Apesar do crescimento e do impacto do projeto, o desafio financeiro é constante. “Uma grande dificuldade que enfrentamos, sem dúvida, é a financeira, uma vez que muitos dos alunos não têm condições sequer de comprar um uniforme.” Segundo ele, rifas e parcerias pontuais ajudam a manter as atividades em funcionamento.
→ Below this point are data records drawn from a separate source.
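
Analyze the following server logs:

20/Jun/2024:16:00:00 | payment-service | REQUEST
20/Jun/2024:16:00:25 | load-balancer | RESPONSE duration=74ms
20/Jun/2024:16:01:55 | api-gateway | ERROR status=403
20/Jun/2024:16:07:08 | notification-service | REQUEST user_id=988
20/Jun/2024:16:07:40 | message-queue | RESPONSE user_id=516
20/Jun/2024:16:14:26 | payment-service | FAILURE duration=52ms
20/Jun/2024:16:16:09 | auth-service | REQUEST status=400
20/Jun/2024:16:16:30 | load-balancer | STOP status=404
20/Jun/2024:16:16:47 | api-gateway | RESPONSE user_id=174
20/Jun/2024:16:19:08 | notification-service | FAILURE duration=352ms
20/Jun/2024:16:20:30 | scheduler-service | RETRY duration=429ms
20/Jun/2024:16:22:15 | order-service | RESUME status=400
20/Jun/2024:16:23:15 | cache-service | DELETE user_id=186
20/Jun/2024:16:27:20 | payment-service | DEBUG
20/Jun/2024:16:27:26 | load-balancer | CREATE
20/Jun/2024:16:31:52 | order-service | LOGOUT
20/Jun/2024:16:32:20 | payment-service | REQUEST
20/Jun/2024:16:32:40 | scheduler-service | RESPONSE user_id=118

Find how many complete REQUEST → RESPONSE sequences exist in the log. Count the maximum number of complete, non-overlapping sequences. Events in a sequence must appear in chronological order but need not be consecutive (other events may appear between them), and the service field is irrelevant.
4

To count sequences:

1. Look for pattern: REQUEST → RESPONSE
2. Greedily scan the log in chronological order, matching each sequence element in turn (ignoring service)
3. Each time the full pattern completes, increment the count and restart matching from the next event
4. Complete non-overlapping sequences found: 4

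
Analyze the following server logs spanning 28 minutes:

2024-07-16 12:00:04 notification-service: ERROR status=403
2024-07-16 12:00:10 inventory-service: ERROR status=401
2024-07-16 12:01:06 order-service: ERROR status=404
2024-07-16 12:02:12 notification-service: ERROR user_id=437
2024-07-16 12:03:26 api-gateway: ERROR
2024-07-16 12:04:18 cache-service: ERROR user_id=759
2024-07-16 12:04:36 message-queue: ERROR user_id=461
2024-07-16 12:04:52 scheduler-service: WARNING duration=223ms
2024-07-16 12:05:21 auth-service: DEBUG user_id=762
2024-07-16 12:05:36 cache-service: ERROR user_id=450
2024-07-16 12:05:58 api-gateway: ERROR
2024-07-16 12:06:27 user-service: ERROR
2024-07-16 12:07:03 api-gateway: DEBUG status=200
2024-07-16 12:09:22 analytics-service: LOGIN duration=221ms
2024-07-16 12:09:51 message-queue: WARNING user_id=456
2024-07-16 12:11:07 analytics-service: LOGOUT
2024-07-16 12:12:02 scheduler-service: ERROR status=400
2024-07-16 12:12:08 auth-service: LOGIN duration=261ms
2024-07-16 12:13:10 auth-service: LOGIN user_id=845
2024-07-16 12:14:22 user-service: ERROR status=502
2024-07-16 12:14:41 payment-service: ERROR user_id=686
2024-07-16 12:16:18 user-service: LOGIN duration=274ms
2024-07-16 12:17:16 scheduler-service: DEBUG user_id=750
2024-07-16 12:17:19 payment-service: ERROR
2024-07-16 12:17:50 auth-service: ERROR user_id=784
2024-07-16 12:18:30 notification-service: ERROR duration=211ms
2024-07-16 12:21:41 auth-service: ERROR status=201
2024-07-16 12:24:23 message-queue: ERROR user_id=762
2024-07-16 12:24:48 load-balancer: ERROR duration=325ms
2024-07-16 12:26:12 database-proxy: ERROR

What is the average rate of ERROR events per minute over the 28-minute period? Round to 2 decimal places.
0.71

To calculate the rate:

1. Count total ERROR events: 20
2. Total time period: 28 minutes
3. Rate = 20 / 28 = 0.71 events per minute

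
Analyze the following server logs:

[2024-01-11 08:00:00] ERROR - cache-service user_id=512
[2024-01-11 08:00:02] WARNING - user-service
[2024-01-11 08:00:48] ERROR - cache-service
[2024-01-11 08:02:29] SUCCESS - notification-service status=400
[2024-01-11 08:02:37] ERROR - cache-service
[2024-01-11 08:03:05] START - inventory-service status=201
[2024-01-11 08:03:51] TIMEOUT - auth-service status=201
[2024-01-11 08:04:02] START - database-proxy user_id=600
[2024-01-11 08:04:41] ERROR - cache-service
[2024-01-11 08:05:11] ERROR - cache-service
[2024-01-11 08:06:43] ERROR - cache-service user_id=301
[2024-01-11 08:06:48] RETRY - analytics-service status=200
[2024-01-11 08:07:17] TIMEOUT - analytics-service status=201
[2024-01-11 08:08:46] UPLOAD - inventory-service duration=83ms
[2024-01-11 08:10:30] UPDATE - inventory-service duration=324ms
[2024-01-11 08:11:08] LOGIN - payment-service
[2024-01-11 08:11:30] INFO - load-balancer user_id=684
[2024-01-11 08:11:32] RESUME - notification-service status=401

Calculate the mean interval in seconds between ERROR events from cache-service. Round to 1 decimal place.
80.6

To calculate average interval:

1. Find all ERROR events for cache-service in order
2. Calculate time gaps between consecutive events
3. Compute mean of gaps: 403 / 5 = 80.6 seconds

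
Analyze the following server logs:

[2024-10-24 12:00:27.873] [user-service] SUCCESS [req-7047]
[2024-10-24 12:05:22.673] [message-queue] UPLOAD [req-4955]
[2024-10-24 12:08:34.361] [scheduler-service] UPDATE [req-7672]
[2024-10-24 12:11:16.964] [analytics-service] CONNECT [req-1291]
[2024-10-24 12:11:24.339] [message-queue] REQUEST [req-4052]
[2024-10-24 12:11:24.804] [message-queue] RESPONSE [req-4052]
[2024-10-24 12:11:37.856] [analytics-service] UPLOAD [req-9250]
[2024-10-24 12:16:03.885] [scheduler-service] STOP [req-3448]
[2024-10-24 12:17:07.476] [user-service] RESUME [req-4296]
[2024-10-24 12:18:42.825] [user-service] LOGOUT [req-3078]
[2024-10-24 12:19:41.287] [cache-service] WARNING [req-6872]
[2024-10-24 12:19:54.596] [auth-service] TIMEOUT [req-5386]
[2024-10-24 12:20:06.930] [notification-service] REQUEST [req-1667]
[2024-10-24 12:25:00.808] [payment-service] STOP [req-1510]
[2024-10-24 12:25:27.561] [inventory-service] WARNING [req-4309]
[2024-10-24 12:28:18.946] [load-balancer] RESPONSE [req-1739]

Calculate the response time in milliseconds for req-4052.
465

To calculate latency:

1. Find REQUEST with id req-4052: 2024-10-24 12:11:24.339
2. Find RESPONSE with id req-4052: 2024-10-24 12:11:24.804
3. Latency: 2024-10-24 12:11:24.804 - 2024-10-24 12:11:24.339 = 465ms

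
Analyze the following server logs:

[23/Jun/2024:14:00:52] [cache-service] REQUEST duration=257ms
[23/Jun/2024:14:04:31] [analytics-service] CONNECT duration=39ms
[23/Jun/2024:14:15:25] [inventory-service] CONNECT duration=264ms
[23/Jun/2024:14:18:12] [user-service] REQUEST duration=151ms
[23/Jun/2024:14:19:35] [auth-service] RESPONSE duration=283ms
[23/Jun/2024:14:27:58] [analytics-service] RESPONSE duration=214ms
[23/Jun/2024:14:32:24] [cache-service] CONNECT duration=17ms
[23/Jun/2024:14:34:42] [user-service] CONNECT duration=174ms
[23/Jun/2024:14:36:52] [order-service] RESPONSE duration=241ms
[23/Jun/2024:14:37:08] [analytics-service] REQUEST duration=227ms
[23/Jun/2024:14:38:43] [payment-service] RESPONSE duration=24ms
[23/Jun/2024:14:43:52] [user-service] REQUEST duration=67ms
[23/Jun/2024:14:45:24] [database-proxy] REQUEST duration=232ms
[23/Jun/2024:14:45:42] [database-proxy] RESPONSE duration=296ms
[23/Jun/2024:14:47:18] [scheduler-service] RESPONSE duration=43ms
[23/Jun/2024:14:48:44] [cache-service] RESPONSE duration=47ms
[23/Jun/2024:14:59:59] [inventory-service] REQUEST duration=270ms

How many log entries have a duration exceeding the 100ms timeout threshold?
11

To count timeouts:

1. Threshold: 100ms
2. Extract duration from each log entry
3. Count entries where duration > 100
4. Timeout count: 11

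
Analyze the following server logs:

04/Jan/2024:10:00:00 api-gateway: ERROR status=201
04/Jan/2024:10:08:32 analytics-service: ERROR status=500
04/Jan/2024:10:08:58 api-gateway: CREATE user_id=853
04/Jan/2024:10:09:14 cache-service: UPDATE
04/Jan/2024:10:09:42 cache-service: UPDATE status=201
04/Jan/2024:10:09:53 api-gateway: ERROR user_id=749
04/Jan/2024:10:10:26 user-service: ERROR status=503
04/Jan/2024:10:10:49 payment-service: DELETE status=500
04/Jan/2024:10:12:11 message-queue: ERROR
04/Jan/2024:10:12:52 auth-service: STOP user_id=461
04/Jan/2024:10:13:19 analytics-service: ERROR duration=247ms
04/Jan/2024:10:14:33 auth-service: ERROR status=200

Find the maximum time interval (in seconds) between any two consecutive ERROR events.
512

To find the longest gap:

1. Extract all ERROR events in chronological order
2. Calculate time differences between consecutive events
3. Find the maximum difference
4. Longest gap: 512 seconds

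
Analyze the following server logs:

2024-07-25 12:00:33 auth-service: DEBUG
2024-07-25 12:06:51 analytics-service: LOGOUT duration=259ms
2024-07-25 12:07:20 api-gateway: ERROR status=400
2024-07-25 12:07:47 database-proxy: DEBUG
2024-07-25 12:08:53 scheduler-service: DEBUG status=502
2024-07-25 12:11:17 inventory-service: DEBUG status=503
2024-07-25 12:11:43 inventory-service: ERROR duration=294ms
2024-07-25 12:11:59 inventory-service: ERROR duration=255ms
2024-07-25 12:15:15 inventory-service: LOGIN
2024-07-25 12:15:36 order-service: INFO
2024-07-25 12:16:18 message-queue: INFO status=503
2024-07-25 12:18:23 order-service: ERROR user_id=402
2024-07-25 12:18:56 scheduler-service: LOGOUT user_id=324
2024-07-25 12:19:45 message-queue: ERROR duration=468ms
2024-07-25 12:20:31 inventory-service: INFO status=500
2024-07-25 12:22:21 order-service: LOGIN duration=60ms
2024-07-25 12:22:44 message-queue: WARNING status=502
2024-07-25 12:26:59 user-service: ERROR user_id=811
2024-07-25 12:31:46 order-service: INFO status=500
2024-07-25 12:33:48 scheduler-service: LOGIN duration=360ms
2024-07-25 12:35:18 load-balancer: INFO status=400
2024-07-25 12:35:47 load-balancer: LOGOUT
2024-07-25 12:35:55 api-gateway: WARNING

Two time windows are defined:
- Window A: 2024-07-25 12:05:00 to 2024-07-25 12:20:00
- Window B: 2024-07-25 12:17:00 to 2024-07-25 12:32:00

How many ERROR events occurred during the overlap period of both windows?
2

To find overlap events:

1. Window A: 2024-07-25 12:05:00 to 2024-07-25 12:20:00
2. Window B: 2024-07-25 12:17:00 to 2024-07-25 12:32:00
3. Overlap period: 2024-07-25 12:17:00 to 2024-07-25 12:20:00
4. Count ERROR events in overlap: 2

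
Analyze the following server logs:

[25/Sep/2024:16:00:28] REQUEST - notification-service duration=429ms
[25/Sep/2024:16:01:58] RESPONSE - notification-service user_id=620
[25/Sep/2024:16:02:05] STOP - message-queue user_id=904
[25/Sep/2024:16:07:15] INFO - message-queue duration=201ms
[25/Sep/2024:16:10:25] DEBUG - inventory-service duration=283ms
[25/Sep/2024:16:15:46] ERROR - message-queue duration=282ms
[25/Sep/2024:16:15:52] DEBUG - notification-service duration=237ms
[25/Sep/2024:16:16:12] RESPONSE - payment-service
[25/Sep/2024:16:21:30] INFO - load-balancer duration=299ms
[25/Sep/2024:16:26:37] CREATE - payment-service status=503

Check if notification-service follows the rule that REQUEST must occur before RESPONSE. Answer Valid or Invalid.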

O projeto já tem resultados concretos. Alguns ex-alunos cursam atualmente Direito, Enfermagem e Educação Física. “Temos como ideal formar cidadãos de bem, responsáveis, sempre orientando os alunos a focarem nos estudos.” Para Musquito, essa é a essência do projeto: “A capoeira tem na sua origem o anseio pela liberdade, e de certa forma, isso continua até hoje, mesmo que as amarras sejam outras.”
Em junho, Diogo integrou uma delegação de sete pessoas que participou de uma competição em Salvador (BA). Ele afirma que mais atletas poderiam ter ido, caso houvesse mais apoio. Ainda em 2024, Diogo deve receber sua graduação de professor. Mas, para ele, o título é apenas parte do processo: “Esse não é o único objetivo do Projeto.”
A capoeira, diz, funciona como ferramenta de transformação para crianças e adolescentes que enfrentam realidades difíceis. “A capoeira entra na vida de muitos como fuga da realidade, onde muitos não têm apoio familiar e a capoeira entra como alternativa para que estes não entrem para a marginalidade.”
Musquito também vê a capoeira como um vetor cultural de grande alcance. “Hoje em dia a Capoeira está espalhada mundo afora, sendo o maior difusor da língua portuguesa pelo mundo, pois todos os praticantes têm que cantar as músicas em português.” Para ele, essa dimensão cultural e histórica precisa ser valorizada e ensinada. “Acredito que isso eu acabo transmitindo através das minhas aulas. É isso que eu quero passar para os meus alunos: o ideal de respeito, disciplina, valorização da ancestralidade, de nossa cultura.”
Além de seu envolvimento com a prática e o ensino da capoeira, Diogo também ocupou um espaço de representação política: foi Conselheiro Municipal de Cultura no biênio 2023/2025, representando a capoeira no órgão. “É um cargo que nunca tinha passado pela minha cabeça, e a capoeira me proporcionou.”
A trajetória de Diogo Musquito reflete a essência do que o Projeto Capoeira Salva busca construir: oportunidades, conhecimento e transformação. “O maior combustível que toca o Projeto Capoeira Salva é o amor pela capoeira e a dedicação dos alunos.” E, como ele mesmo lembra, a capoeira sempre cumpriu esse papel social. “Historicamente, a Capoeira vem fazendo esse serviço. Lembra do filme que citei lá no início? É justamente isso: foi percebido e retratado muito antes do Brasil perceber a riqueza que tem.”